Andrew do you know much about the CP/M modification that could be done on the System 80 in the day? The hardware mod details and the details of the disk format that was used? Do you have any docs?
On the System 80 site I have rough docs of a John Gilbert 64k upgrade
, but I'm not sure that's the same thing as a CP/M mod. Were the disks written in a format similar to the Kaypro for example? Or Model 4 CP/M ( Montezuma Micro)? Do you know?
Some time in the future it would be fun to Mod one of my System 80 for CP/M.

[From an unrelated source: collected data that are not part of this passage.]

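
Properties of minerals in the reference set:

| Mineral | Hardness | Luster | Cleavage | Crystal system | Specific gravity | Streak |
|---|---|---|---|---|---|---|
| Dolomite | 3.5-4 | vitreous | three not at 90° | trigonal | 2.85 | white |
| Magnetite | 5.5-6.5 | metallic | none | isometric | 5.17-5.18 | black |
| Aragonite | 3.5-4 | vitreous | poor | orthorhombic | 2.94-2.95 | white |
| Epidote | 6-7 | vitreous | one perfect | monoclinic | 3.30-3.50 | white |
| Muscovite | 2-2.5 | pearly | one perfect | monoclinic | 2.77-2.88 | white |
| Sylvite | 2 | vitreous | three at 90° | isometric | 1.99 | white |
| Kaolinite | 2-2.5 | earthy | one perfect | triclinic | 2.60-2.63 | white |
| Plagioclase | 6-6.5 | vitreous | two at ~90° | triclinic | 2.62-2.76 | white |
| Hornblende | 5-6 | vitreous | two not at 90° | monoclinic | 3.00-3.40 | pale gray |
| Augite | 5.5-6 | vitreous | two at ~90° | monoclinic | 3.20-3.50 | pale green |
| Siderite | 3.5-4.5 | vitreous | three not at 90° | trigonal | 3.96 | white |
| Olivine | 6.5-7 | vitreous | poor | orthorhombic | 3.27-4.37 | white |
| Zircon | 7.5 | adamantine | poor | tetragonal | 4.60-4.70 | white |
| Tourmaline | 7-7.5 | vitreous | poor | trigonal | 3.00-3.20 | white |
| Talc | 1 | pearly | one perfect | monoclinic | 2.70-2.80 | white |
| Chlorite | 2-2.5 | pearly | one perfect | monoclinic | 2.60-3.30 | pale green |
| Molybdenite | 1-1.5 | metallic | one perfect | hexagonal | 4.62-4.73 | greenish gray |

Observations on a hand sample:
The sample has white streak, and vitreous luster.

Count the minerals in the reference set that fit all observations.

8

White streak rules out Magnetite, Hornblende, Augite, Chlorite, Molybdenite.
Vitreous luster rules out Muscovite, Kaolinite, Zircon, Talc.
The minerals that satisfy all observations are Aragonite, Dolomite, Epidote, Olivine, Plagioclase, Siderite, Sylvite, Tourmaline.
That is 8 minerals.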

The difficulty with CP/M on the Model I,III and System 80 is the memory map of the machines. CP/M expects the low memory to be RAM and applications load starting at address 0x0100. On these machines this is ROM. Add to that the IO devices (screen, keyboard, printer, etc) mapped into the 0x37xx memory block and you have machines that will not run CP/M without modification.
Generally this modification is a board that fits into the Z80 socket and changes the address map. The Omikron Mapper is one such board for the Model 1. I don't think the John Gilbert modification does the remapping but I will look at it closer.
Once you have the hardware sorted then you need a boot rom that knows how to read the CP/M operating system from the disk. The Omikron Mapper had this on board and gave the option of CP/M or TRS-80 mode on boot.
I have Ian's newsletter DVD so will have a look and see if there are any CP/M mods documented there. Aside from the hardware, finding a copy of the boot disk will be important.
While the same applications will generally run on all CP/M machines the operating system itself won't without a BIOS configured for the specific hardware. This means finding a documented hardware modification is part of the job. You also need to find a boot disk with a BIOS compatible with the modifications. While most of CP/M is device independant the BIOS is specific to the hardware.
This "device independance" resulting from having device specific code in the BIOS seperate from the rest of the OS was one of the ground breaking concepts CP/M introduced and is why it was available across such a variety of machines.
The little Compuspec Z80 board I wrote about handles the ROM/RAM issue in a neat way. When it boots it copies the ROM (which starts at 0x000 like the TRS-80) into RAM starting at the same address and then disables the ROM. Grant Searle's 9 chip CP/M does something similar by disabling the ROM in the CP/M boot loader.